Symptoms of the disease include drooling, stumbling, lack of coordination, lack of fear of people, aggression and listlessness
Currently there are no vaccines for the disease, which is transmitted through animal-to-animal contact or indirectly through contaminated drinking water or food.
So far, no cases of chronic wasting disease have been reported in humans. However, Michael Osterholm, the director of the Center for Infectious Disease Research and Policy at the University of Minnesota, said the illness should be treated as a public health issue.
Osterholm has also warned human cases of the disease will likely be “documented in the years ahead.”

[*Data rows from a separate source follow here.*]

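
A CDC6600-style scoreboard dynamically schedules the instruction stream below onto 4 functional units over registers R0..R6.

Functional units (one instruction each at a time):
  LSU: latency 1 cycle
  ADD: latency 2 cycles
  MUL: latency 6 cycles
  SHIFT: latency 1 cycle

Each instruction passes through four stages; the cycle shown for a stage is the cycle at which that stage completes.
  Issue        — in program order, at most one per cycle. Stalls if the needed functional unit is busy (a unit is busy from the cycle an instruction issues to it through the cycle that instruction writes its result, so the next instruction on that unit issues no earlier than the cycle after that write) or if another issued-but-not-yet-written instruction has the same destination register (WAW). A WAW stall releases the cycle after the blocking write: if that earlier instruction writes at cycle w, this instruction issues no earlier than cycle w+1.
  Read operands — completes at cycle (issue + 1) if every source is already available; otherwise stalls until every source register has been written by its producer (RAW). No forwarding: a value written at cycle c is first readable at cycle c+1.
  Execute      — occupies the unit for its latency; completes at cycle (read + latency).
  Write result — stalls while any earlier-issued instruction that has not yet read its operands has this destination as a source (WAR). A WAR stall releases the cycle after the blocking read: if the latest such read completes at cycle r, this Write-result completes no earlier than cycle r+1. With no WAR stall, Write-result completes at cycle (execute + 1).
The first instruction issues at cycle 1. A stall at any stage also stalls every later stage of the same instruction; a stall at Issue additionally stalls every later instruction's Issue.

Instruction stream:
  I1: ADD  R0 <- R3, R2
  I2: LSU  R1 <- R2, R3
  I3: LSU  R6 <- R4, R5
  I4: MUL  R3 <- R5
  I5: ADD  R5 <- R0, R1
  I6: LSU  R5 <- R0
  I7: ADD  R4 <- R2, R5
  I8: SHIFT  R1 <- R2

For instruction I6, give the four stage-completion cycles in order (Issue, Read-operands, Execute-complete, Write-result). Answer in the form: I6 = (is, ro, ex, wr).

I6 = (13, 14, 15, 16)

[I1] 1/2/4/5
[I2] 2/3/4/5
[I3] 6/7/8/9  (struct: LSU busy until I2 writes@5)
[I4] 7/8/14/15
[I5] 8/9/11/12
[I6] 13/14/15/16  (WAW R5: wait I5 write@12)
[I7] 14/17/19/20  (RAW R5: wait I6 write@16)
[I8] 15/16/17/18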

“It is probable that human cases of CWD associated with the consumption of contaminated meat will be documented in the years ahead. It is possible that a number of human cases will be substantial and will not be isolated events,” Osterholm told the Twin Cities Pioneer Press.
Osterholm said the disease should be treated like mad cow disease, which public health officials had not initially believed could be transmitted to humans.
The CDC echoed Osterholm’s sentiments.
“Animal studies suggest CWD poses a risk to some types of non-human primates, like monkeys, that eat meat from CWD-infected animals or come in contact with brain or body fluids from infected deer or elk,” the CDC wrote. “These studies raise concerns that there may also be a risk to people. Since 1997, the World Health Organization has recommended that it is important to keep the agents of all known prion diseases from entering the human food chain.”